Jabir Hussain

Research Notes Blog About


OpenMP 02: Variables and Synchronisation


Conceptual Focus

Parallelisation introduces multiple memory contexts. Each thread must know:

  • which data it can safely modify ( private ), and
  • which data must remain globally visible ( shared ).

Errors here → race conditions, false sharing, or incorrect results.


Variable Scope

Default behaviour

#pragma omp parallel default(shared) private(i)

or, safer:

#pragma omp parallel default(none) shared(n,a,b) private(i)

Always prefer default(none) — the compiler forces you to declare every variable’s scope explicitly.

Clause Meaning
shared(list) One storage location shared by all threads
private(list) Each thread has its own uninitialised copy
firstprivate(list) Private + initialised from master copy
lastprivate(list) Private + value from last iteration copied back after region
threadprivate(list) Global variable replicated per thread (avoid if possible)

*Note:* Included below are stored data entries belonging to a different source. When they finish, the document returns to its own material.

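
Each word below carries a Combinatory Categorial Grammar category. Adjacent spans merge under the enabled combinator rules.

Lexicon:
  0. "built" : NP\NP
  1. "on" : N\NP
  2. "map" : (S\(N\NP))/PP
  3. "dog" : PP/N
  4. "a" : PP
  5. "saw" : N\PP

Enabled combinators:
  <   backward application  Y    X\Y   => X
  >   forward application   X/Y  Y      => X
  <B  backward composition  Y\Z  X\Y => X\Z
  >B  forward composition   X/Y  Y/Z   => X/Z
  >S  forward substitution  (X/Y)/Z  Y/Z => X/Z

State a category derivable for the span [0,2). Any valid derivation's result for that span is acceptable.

[0,6] S   <
  [0,2] N\NP   <B
    [0,1] "built" : NP\NP
    [1,2] "on" : N\NP
  [2,6] S\(N\NP)   >
    [2,3] "map" : (S\(N\NP))/PP
    [3,6] PP   >
      [3,4] "dog" : PP/N
      [4,6] N   <
        [4,5] "a" : PP
        [5,6] "saw" : N\PP

N\NP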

Synchronisation Constructs

1. Barriers

All threads stop until everyone reaches the barrier.

Implicit at end of every parallel or for region.

#pragma omp barrier

Add nowait on loops to skip the implicit barrier only if you are 100 % sure there is no inter-iteration dependency.

2. Critical / Atomic / Single

#pragma omp critical
{ /* executed by one thread at a time */ }

#pragma omp atomic
sum += x[i];          // low-overhead for simple ops

#pragma omp single
{ initialise(); }      // exactly one thread executes

Parallel for Loops

Valid canonical form

for (i = start; i < end; i += step)
  • Only one entry & exit point.
  • No break allowed (use flags instead).
  • continue permitted.
  • Loop bounds and increment must be loop-invariant.

Ordered Execution

Normally, iteration output interleaves arbitrarily:

#pragma omp parallel for
for (int i = 0; i < n; ++i)
  printf("%d\n", i);   // nondeterministic order

To enforce sequential order:

#pragma omp parallel for ordered
for (int i = 0; i < n; ++i) {
  compute(i);
  #pragma omp ordered
  printf("%d\n", i);
}

Only one ordered block per iteration is allowed.

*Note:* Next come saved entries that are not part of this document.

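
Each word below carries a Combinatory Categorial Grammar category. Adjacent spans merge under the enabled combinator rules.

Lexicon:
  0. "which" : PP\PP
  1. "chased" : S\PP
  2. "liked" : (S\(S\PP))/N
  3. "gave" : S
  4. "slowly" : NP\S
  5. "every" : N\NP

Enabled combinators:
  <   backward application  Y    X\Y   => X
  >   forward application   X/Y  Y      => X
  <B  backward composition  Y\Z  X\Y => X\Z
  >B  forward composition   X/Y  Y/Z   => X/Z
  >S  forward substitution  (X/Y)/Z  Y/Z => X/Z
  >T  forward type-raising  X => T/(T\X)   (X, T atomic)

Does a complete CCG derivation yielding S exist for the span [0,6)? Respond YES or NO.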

Which Loops Can Be Parallelised?

Pattern Parallel-safe? Why
a[i] = a[i] + a[i-1]; dependency on previous iteration
a[i] = a[i] + a[i+n/2]; independent memory locations
a[idx[i]] = a[idx[i]] + b[idx[i]]; ✓ if idx is a permutation otherwise race on repeated indices

Before adding #pragma omp parallel for, ensure each iteration is independent (no write–after-read or write–after-write conflicts).

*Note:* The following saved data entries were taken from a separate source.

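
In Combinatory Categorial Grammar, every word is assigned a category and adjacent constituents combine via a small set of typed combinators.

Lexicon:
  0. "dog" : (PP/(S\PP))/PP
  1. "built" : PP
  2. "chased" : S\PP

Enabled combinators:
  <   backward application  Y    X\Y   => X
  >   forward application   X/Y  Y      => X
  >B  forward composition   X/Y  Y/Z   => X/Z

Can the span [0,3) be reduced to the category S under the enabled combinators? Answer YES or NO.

NO

(PP/(S\PP))/PP PP S\PP
CKY chart[0,3] = {PP}; S ∉ chart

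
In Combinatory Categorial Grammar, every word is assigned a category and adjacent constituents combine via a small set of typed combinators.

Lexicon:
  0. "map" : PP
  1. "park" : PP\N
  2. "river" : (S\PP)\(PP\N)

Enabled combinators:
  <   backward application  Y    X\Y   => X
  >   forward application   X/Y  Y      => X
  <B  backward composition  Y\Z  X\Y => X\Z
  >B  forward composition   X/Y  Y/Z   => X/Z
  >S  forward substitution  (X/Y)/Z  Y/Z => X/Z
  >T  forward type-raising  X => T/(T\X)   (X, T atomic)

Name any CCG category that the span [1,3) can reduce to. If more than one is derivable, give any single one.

S\PP

[0,3] S   >
  [0,1] S/(S\PP)   >T
    [0,1] "map" : PP
  [1,3] S\PP   <
    [1,2] "park" : PP\N
    [2,3] "river" : (S\PP)\(PP\N)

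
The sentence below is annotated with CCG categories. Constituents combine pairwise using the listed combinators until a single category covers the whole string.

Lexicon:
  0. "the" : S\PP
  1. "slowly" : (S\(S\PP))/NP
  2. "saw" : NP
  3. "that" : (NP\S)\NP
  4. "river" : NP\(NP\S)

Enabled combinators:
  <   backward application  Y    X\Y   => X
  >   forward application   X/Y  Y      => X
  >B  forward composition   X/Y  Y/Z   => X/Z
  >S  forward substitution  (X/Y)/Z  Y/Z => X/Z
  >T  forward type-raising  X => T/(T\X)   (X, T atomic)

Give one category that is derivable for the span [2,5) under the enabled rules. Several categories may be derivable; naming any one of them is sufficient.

NP

[0,5] S   <
  [0,1] "the" : S\PP
  [1,5] S\(S\PP)   >
    [1,2] "slowly" : (S\(S\PP))/NP
    [2,5] NP   <
      [2,4] NP\S   <
        [2,3] "saw" : NP
        [3,4] "that" : (NP\S)\NP
      [4,5] "river" : NP\(NP\S)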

lastprivate and firstprivate

lastprivate – carry last iteration’s value out

#pragma omp parallel for private(j) lastprivate(t)
for (int r = 0; r < r_max; ++r) {
  for (int j = 1; j < n; ++j)
    t[j] = t[j-1] * r;
  t_sum[r] = sum(t, n);
}

After the loop, the final t from iteration r_max – 1 is visible in the master thread.

firstprivate – copy master initial value in

t[0] = expensive_init();
#pragma omp parallel for private(j) firstprivate(t)
for (int r = 0; r < r_max; ++r) {
  for (int j = 1; j < n; ++j)
    t[j] = t[j-1] * r;
  t_sum[r] = sum(t, n);
}

Prevents recomputation of t[0] per thread.


Nested / Compound Loops

Only the outer loop is distributed unless collapse(n) is specified.

#pragma omp parallel for shared(m,n) private(i,j,x,y)
for (int i = 0; i < m; ++i)
  for (int j = 0; j < n; ++j)
    work(i,j);

Here:

  • m, n → shared
  • i, j, x, y → private

Summary

Topic Key Takeaway
Variable scope Declare explicitly; default(none) prevents silent bugs.
Synchronisation Use barriers/critical/atomic/single to control access.
Loop structure Must be canonical; ensure iteration independence.
Ordered regions For deterministic output, but slows execution.
first/lastprivate Initialise or propagate values across threads safely.

Practical Checkpoints for PX457 Labs

  1. Compile with O3 -fopenmp -Wall -Wextra -std=c11.
  2. Use default(none) and declare every variable’s scope.
  3. Measure scaling with and without synchronisation to see cost.
  4. Visualise false sharing or ordering effects with micro-benchmarks.
  5. When in doubt, add reduction() instead of manual accumulation (Lecture 7 topic)